Ainsi, pour près d’un salarié sur deux (47 %), c’est la charge, l’organisation ou le management qu’il faut réformer en priorité pour faire reculer l’épuisement, loin devant l’accompagnement des personnes (13 %). Et pour une fois, les dirigeants sont sur la même longueur d’onde (42 %) et partagent le même diagnostic : le travail épuise, c’est donc le travail qu’il faut réparer.

Et pour faire reculer durablement l’épuisement, sur quoi faudrait-il agir en priorité, selon vous ?
RéponsesSalarié·esDirigeant·es
D’abord sur le travail lui-même (charge, organisation, management, moyens, effectifs) 47 % 42 %
D’abord sur les personnes (accompagnement, soutien psychologique, capacité à tenir) 13 % 16 %
Les deux à parts égales 37 % 41 %
Je ne sais pas 3 % 1 %

Un dirigeant sur deux cacherait qu’il craque

L’épuisement est clairement un tabou que les Français préfèrent cacher. Ainsi, 68 % des salariés n’oseraient pas en parler ouvertement à leur employeur. Dans le détail, un tiers le cacherait purement et simplement, un autre tiers n’en parlerait qu’à demi-mot, sans jamais oser le mot « burn-out ». Plus surprenant encore, les dirigeants sont les plus bloqués de tous : près d’un sur deux (49 %) le dissimulerait, comme si diriger interdisait d’avouer que l’on peut flancher.

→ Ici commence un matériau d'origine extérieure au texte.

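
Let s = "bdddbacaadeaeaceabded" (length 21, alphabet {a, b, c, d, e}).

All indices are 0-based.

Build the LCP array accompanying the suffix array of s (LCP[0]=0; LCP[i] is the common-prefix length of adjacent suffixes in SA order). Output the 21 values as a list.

[0, 1, 1, 2, 1, 1, 0, 1, 2, 0, 1, 0, 1, 1, 2, 1, 2, 0, 2, 2, 1]

rank→(start, suffix):
  0 → (7, 'aadeaeaceabded')
  1 → (16, 'abded')
  2 → (5, 'acaadeaeaceabded')
  3 → (13, 'aceabded')
  4 → (8, 'adeaeaceabded')
  5 → (11, 'aeaceabded')
  6 → (4, 'bacaadeaeaceabded')
  7 → (0, 'bdddbacaadeaeaceabded')
  8 → (17, 'bded')
  9 → (6, 'caadeaeaceabded')
  10 → (14, 'ceabded')
  11 → (20, 'd')
  12 → (3, 'dbacaadeaeaceabded')
  13 → (2, 'ddbacaadeaeaceabded')
  14 → (1, 'dddbacaadeaeaceabded')
  15 → (9, 'deaeaceabded')
  16 → (18, 'ded')
  17 → (15, 'eabded')
  18 → (12, 'eaceabded')
  19 → (10, 'eaeaceabded')
  20 → (19, 'ed')

SA = [7, 16, 5, 13, 8, 11, 4, 0, 17, 6, 14, 20, 3, 2, 1, 9, 18, 15, 12, 10, 19]
rank  pair      lcp
   1  s[7:],s[16:]  1  'a'
   2  s[16:],s[5:]  1  'a'
   3  s[5:],s[13:]  2  'ac'
   4  s[13:],s[8:]  1  'a'
   5  s[8:],s[11:]  1  'a'
   6  s[11:],s[4:]  0  ''
   7  s[4:],s[0:]  1  'b'
   8  s[0:],s[17:]  2  'bd'
   9  s[17:],s[6:]  0  ''
  10  s[6:],s[14:]  1  'c'
  11  s[14:],s[20:]  0  ''
  12  s[20:],s[3:]  1  'd'
  13  s[3:],s[2:]  1  'd'
  14  s[2:],s[1:]  2  'dd'
  15  s[1:],s[9:]  1  'd'
  16  s[9:],s[18:]  2  'de'
  17  s[18:],s[15:]  0  ''
  18  s[15:],s[12:]  2  'ea'
  19  s[12:],s[10:]  2  'ea'
  20  s[10:],s[19:]  1  'e'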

Si vous traversiez aujourd’hui une période d’épuisement que vous attribueriez à votre travail, en parleriez-vous à votre employeur (ou, si vous êtes à votre compte, à vos partenaires : associés, clients, banque) ?
RéponsesSalarié·esDirigeant·es
Oui, ouvertement 28 % 19 %
Oui, mais à demi-mot, sans employer le mot « épuisement » ou « burn-out » 32 % 31 %
Non, je préférerais le cacher 36 % 49 %
Je ne sais pas 4 % 1 %

La peur de perdre sa place ou de paraître faible

Si les salariés cachent leur épuisement, c’est d’abord par peur d’être licenciés (45 %) et par crainte de passer pour fragiles ou incompétents (41 %). Chez les dirigeants, le calcul change : la survie du poste passe au second plan, mais l’image professionnelle devient une obsession — près d’un sur deux (48 %) redoute qu’un aveu de faiblesse fasse fuir clients, salariés ou banquiers. De part et d’autre, un même moteur : le silence coûte moins cher que la vérité.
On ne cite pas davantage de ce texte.